葉は対生、単葉で時に3浅裂し、葉身は楕円形、長さ4〜10cm、幅1.8〜5cm。先は急鋭尖頭、基部はくさび形〜円形、縁は全縁でやや波打つ。質は革質、3脈が目立ち、両面とも無毛か裏面に軟毛があり、裏面は灰白色を帯びる。葉柄は長さ0.5〜6cm、短軟毛がある。

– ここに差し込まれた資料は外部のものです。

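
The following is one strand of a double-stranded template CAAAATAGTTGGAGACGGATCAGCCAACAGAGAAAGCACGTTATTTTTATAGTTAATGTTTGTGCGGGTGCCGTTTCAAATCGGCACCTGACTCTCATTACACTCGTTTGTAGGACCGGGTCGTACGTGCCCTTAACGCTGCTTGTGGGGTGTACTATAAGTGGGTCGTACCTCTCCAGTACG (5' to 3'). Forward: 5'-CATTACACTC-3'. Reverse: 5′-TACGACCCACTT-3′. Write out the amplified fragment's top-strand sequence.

Scanning the template, CATTACACTC occurs at positions 96–105; this primer anneals to the bottom strand there with its 3' end pointing downstream.
Reverse complement of the reverse primer: AAGTGGGTCGTA. This occurs on the top strand at positions 159–170.
The product is the template from position 96 through 170 (75 bp).

5'-CATTACACTCGTTTGTAGGACCGGGTCGTACGTGCCCTTAACGCTGCTTGTGGGGTGTACTATAAGTGGGTCGTA-3'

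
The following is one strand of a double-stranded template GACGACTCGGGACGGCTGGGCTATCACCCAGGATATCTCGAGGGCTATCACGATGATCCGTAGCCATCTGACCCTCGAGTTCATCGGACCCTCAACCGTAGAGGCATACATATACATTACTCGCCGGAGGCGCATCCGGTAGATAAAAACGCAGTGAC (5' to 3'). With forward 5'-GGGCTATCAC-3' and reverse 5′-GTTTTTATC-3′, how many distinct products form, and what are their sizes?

Two products: 133 bp, 109 bp

The forward primer GGGCTATCAC matches the top strand at positions 18–27, 42–51.
The reverse primer's reverse complement is GATAAAAAC, matching at positions 142–150.
Each forward site pairs with the reverse site to give a product ending at position 150: sizes 133, 109 bp.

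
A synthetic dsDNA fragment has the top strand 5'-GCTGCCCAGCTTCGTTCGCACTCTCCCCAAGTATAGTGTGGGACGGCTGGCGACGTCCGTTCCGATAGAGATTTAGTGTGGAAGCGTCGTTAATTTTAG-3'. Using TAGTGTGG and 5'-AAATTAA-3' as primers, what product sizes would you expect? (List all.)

63 bp, 23 bp

The forward primer TAGTGTGG matches the top strand at positions 34–41, 74–81.
The reverse primer's reverse complement is TTAATTT, matching at positions 90–96.
Each forward site pairs with the reverse site to give a product ending at position 96: sizes 63, 23 bp.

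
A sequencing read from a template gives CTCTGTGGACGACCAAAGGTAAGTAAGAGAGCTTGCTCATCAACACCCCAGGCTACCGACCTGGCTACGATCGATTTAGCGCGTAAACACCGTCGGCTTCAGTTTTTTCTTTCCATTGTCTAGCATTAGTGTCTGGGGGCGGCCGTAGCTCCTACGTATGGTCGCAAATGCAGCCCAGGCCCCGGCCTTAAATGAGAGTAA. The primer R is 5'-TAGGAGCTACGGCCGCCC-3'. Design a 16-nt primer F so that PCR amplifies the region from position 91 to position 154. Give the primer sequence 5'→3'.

5'-CGTCGGCTTCAGTTTT-3'

The reverse primer's reverse complement GGGCGGCCGTAGCTCCTA matches the template at positions 137–154; the product starts at position 91.
The forward primer is identical to the top strand over positions 91–106: CGTCGGCTTCAGTTTT.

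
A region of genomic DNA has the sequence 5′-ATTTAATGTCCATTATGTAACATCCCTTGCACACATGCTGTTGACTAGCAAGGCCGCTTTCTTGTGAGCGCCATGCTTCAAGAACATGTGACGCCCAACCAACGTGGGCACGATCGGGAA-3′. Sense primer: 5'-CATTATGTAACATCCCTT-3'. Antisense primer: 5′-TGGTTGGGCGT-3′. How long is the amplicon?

Forward primer CATTATGTAACATCCCTT is found on the top strand at positions 11–28.
Taking the reverse complement of TGGTTGGGCGT gives ACGCCCAACCA, found at positions 91–101 on the template; the primer anneals here to the top strand with its 3' end pointing upstream.
The product runs from position 11 to position 101, so its length is 101 − 11 + 1 = 91 bp.

91 bp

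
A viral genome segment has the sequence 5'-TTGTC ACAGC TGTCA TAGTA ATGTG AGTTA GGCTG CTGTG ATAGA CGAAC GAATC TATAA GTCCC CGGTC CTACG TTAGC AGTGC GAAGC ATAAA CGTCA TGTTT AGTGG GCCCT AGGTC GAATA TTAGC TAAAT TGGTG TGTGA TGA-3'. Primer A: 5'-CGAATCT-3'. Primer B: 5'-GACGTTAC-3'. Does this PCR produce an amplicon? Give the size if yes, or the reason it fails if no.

Primer B (GACGTTAC) does not match the top strand, and its reverse complement GTAACGTC does not match either.
With no annealing site for primer B, no amplification occurs.

No product — primer B has no binding site in the template.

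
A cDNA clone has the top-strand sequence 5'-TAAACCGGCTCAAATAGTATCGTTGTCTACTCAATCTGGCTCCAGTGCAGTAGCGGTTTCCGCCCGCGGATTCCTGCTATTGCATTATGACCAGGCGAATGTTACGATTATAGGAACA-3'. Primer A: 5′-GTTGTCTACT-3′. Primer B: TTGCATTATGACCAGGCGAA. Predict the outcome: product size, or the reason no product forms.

Primer A (GTTGTCTACT) matches the top strand at positions 22–31 (3' end points downstream).
Primer B (TTGCATTATGACCAGGCGAA) also matches the top strand directly, at positions 80–99 — its reverse complement TTCGCCTGGTCATAATGCAA is not present.
Both primers anneal to the bottom strand with 3' ends pointing the same way, so neither can prime synthesis back toward the other.

No product — both primers anneal to the same strand and extend in the same direction.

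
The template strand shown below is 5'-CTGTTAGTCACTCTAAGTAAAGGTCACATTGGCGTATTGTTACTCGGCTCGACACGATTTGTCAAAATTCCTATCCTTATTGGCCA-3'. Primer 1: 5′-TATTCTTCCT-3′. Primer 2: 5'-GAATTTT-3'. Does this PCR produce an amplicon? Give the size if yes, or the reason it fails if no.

Primer 1 (TATTCTTCCT) does not match the top strand, and its reverse complement AGGAAGAATA does not match either.
With no annealing site for primer 1, no amplification occurs.

No product — primer 1 has no binding site in the template.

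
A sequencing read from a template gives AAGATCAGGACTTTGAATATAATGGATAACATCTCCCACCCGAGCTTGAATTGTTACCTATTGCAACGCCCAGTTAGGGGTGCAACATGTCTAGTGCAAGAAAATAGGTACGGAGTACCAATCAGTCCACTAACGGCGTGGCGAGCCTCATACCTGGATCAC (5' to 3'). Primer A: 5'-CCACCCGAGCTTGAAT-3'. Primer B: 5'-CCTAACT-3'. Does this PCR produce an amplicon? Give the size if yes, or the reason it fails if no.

Primer A (CCACCCGAGCTTGAAT) matches the top strand at positions 36–51; it acts as a forward primer.
Primer B's reverse complement is AGTTAGG, matching the top strand at positions 72–78; it acts as a reverse primer.
The 3' ends face each other across positions 36–78, giving a 43 bp product.

Yes — a 43 bp product.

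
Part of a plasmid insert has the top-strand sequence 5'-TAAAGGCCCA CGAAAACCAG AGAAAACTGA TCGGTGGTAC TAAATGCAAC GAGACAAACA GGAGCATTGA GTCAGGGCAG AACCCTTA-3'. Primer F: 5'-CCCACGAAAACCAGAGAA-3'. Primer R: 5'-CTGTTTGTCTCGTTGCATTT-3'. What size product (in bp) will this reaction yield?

55 bp

The forward primer matches the template at positions 7–24.
Taking the reverse complement of CTGTTTGTCTCGTTGCATTT gives AAATGCAACGAGACAAACAG, found at positions 42–61 on the template; the primer anneals here to the top strand with its 3' end pointing upstream.
Amplicon spans positions 7–61: 55 bp.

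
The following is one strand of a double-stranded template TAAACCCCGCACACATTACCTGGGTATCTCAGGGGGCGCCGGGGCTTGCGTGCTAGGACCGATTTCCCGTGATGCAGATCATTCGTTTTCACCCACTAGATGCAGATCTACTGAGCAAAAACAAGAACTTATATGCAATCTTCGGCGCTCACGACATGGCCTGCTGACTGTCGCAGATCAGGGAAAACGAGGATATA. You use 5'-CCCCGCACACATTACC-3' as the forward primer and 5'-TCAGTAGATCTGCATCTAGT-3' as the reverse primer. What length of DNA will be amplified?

110 bp

Scanning the template, CCCCGCACACATTACC occurs at positions 5–20; this primer anneals to the bottom strand there with its 3' end pointing downstream.
The reverse primer's reverse complement is ACTAGATGCAGATCTACTGA, which matches the template at positions 95–114.
Product length = (reverse-primer end) − (forward-primer start) + 1 = 114 − 5 + 1 = 110 bp.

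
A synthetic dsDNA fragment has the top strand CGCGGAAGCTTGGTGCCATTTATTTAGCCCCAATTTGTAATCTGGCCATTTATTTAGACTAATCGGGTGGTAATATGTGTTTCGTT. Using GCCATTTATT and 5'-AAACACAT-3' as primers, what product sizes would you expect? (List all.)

The forward primer GCCATTTATT matches the top strand at positions 15–24, 45–54.
The reverse primer's reverse complement is ATGTGTTT, matching at positions 75–82.
Each forward site pairs with the reverse site to give a product ending at position 82: sizes 68, 38 bp.

68 bp, 38 bp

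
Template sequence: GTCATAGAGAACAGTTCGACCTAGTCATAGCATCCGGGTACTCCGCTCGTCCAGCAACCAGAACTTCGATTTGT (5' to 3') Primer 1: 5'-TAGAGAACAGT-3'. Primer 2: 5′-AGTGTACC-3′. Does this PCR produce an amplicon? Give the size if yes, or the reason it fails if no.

No product — primer 2 has no binding site in the template.

Primer 2 (AGTGTACC) does not match the top strand, and its reverse complement GGTACACT does not match either.
With no annealing site for primer 2, no amplification occurs.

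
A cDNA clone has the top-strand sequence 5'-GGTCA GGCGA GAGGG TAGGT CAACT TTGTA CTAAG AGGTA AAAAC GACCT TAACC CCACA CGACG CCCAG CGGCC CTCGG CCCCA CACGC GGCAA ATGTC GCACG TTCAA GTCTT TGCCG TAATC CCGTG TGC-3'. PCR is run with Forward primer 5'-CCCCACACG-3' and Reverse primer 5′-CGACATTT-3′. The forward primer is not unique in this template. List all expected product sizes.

The forward primer CCCCACACG matches the top strand at positions 54–62, 81–89.
The reverse primer's reverse complement is AAATGTCG, matching at positions 94–101.
Each forward site pairs with the reverse site to give a product ending at position 101: sizes 48, 21 bp.

48 bp, 21 bp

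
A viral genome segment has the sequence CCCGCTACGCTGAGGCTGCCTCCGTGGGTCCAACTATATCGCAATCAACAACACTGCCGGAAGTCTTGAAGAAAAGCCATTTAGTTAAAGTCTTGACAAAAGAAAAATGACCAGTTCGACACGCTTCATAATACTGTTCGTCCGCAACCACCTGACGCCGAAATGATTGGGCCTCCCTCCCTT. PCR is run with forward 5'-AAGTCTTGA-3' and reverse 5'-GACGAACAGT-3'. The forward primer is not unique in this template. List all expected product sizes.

82 bp, 55 bp

The forward primer AAGTCTTGA matches the top strand at positions 61–69, 88–96.
The reverse primer's reverse complement is ACTGTTCGTC, matching at positions 133–142.
Each forward site pairs with the reverse site to give a product ending at position 142: sizes 82, 55 bp.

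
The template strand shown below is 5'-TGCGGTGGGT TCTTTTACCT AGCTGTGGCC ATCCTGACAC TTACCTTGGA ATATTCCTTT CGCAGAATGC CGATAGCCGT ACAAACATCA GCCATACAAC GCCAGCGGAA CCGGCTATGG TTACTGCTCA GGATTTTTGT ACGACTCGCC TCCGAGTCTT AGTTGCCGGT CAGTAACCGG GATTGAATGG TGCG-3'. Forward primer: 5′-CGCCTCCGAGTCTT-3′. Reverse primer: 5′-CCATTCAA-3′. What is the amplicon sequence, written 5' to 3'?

Forward primer CGCCTCCGAGTCTT is found on the top strand at positions 147–160.
Reverse complement of the reverse primer: TTGAATGG. This occurs on the top strand at positions 183–190.
The product is the template from position 147 through 190 (44 bp).

5'-CGCCTCCGAGTCTTAGTTGCCGGTCAGTAACCGGGATTGAATGG-3'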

花序は茎頂に長さ3〜4cmの複散房状となり、1つの花序に30個程度の両性花と雄花が混生する。花弁は5個、線状披針形で、白色〜淡黄色、長さ約2mmで萼片よりやや長い。萼片は披針形、長さ約1.5mm。雄しべは8個、雄花では長さ3〜4mm、退化雌しべには白色の毛が密にある。両性花の雄しべは長さ約1.5mm、子房には白色の縮毛を密生し、花柱は渦巻状に巻く。
果実(翼果)の分果は長さ1.5〜2cm、多少軟毛があり、翼は鋭角に開く。果期は4〜5月。
- 分布・生育地 :
九州(奄美諸島の沖永良部島・与論島)〜沖縄 (国外:台湾) 低地〜山地の石灰岩地の林内
- 花期 : 3〜4月
- 撮影月日・場所 :
上・全体1 2017年3月15日 沖縄県うるま市 中・全体2〜中3・花 同 上 中4・果実(翼果)1 2016年5月25日 同 上 (上、中1、中3は拡大写真あり、写真をクリック) 左下・果実(翼果)2、右上・葉1 同 上 右下・葉2 2017年3月15日 同 上
- 撮影記 :
石灰岩地の小高い丘の上にある城跡は、観光地でないこともあって訪れる人はほとんどいない。
しかし、南西諸島の石灰岩地に生える多くの植物が見られ、いつ訪れても発見があり、ゆっくり写真が撮れる楽しい場所だった。
この花も前年はすっかり果実になっていたが、翌年春先には花が咲きはじめていた。
カエデ科では日本で唯一常緑で、和名も楠によく似た葉の形からつけられているので、葉だけ見ているとカエデ科のイメージはないが、果実は特徴ある翼果で、カエデの仲間ということが納得できた。